On Fri, 22 Apr 2005, Ragnar Lonn wrote:
Hello all,
I'm new to UML, although I've looked at it a little earlier. I have a pretty
tricky problem that I'm wondering whether UML could help me with or if I
should look somewhere else for a solution. I realize this question might be
kind of difficult to answer but it's worth a shot at least.
I am presently trying to setup a system that simulates a number of physical
machines using a single machine. (We want to do this in order to test
Internet access hardware)
We have to emulate hundreds of home users connecting their PC's, VoIP or
multicast receiver (video streaming) equipment to the network, acquiring IP
addresses and transmitting and receiving network traffic. We would like to do
this *without* having to use hundreds of actual, physical machines.
What we have done so far is to, under Linux, set up 24 VLAN interfaces on a
PC. These VLAN interfaces have been given unique MAC addresses. Then we
connect the PC's ethernet interface to the uplink of a VLAN switch which
gives us 24 downlink ports that can be connected to our access hardware. The
access hardware will believe each port connects to a separate physical
machine while in fact we use a single machine behind a VLAN setup to emulate
24 machines.
The problem is that to make traffic exit through the right (virtual)
interface we have to use source routing on the PC. If we e.g. have VLAN
interface eth1.101 setup with MAC address 02:04:06:08:0a:0c and IP address
1.2.3.4 we also set up a source route for 1.2.3.4 using Linux iproute. We
tell the OS to route all traffic from 1.2.3.4 to the gateway the client
1.2.3.4 should be using and to send the traffic through interface eth2.101.
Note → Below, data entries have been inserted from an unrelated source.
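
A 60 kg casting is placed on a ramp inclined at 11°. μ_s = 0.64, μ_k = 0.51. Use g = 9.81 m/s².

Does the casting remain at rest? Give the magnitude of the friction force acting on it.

N = m g cos θ = 578 N.
Down-slope weight component: m g sin θ = 112 N.
μ_s N = 370 N.
112 ≤ 370 N, so it stays put; friction = 112 N.

f ≈ 112 N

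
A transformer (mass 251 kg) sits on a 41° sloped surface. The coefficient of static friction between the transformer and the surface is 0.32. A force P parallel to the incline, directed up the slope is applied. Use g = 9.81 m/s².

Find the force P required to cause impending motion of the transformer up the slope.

P ≈ 2210 N

At impending motion up the slope, friction acts down-slope at its limit: f = μ_s N.
P is parallel to the surface, so N = m g cos θ = 1860 N.
Along the incline: P = m g sin θ + μ_s N = 1620 + 0.32×1860 = 2210 N.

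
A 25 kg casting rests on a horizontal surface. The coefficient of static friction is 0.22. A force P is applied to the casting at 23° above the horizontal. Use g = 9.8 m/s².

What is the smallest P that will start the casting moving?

P ≈ 53.6 N

N = m g − P sin α (the pull lifts the casting).
At impending slip, P cos α = μ_s N = μ_s (m g − P sin α).
Solving: P (cos α + μ_s sin α) = μ_s m g → P = 0.22×245/(cos 23° + 0.22 sin 23°) = 53.9/1.006 = 53.6 N.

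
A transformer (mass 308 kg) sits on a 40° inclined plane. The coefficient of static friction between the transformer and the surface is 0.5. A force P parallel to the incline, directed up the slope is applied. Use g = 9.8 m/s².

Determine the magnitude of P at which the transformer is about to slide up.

P ≈ 3100 N

At impending motion up the slope, friction acts down-slope at its limit: f = μ_s N.
P is parallel to the surface, so N = m g cos θ = 2310 N.
Along the incline: P = m g sin θ + μ_s N = 1940 + 0.5×2310 = 3100 N.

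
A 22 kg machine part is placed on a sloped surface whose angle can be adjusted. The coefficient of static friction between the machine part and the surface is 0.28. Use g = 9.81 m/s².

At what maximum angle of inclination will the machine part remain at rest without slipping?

At the slip threshold, m g sin θ = μ_s · m g cos θ, so tan θ = μ_s.
θ_max = arctan(0.28) = 15.6°.

θ_max ≈ 15.6°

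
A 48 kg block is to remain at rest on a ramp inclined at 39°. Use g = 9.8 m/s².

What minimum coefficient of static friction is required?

At the slip threshold m g sin θ = μ_s m g cos θ, so μ_s,min = tan θ.
μ_s,min = tan 39° = 0.81.

μ_s,min ≈ 0.81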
So far so good. As long as the various applications we use to generate and
consume network traffic are able to bind to a specific local
interface/address (1.2.3.4) on the PC, their traffic will exit through the
right virtual interface, resulting in the packets getting sent from MAC
address 02:04:06:08:0a:0c and being tagged with the right VLAN tag, making
the VLAN switch route the packets to the right downstream port into the
access hardware on the other side.
But...we have run into a Linux kernel limitation. We need to setup one
routing table (using iproute) for every virtual VLAN interface we're using,
like this:
# Add source route rule, telling the OS to use routing table 101 to route
# traffic originating from 1.2.3.4
ip rule add from 1.2.3.4 lookup 101
# Add default route to table 101
ip route add default via 1.2.3.254 dev eth2.101 table 101
The problem here is that there can only be ~250 routing tables configured
on the machine. This means that we can only emulate ~250 separate client
machines (boxes with their own MAC addresses) on a single PC. We would
like to emulate about 1000 separate client machines on one PC.
My question is - can we do this using UML and if so, how?
Also, if anyone has any suggestions on alternative ways of doing this (on any
platform), I'd be happy to receive them.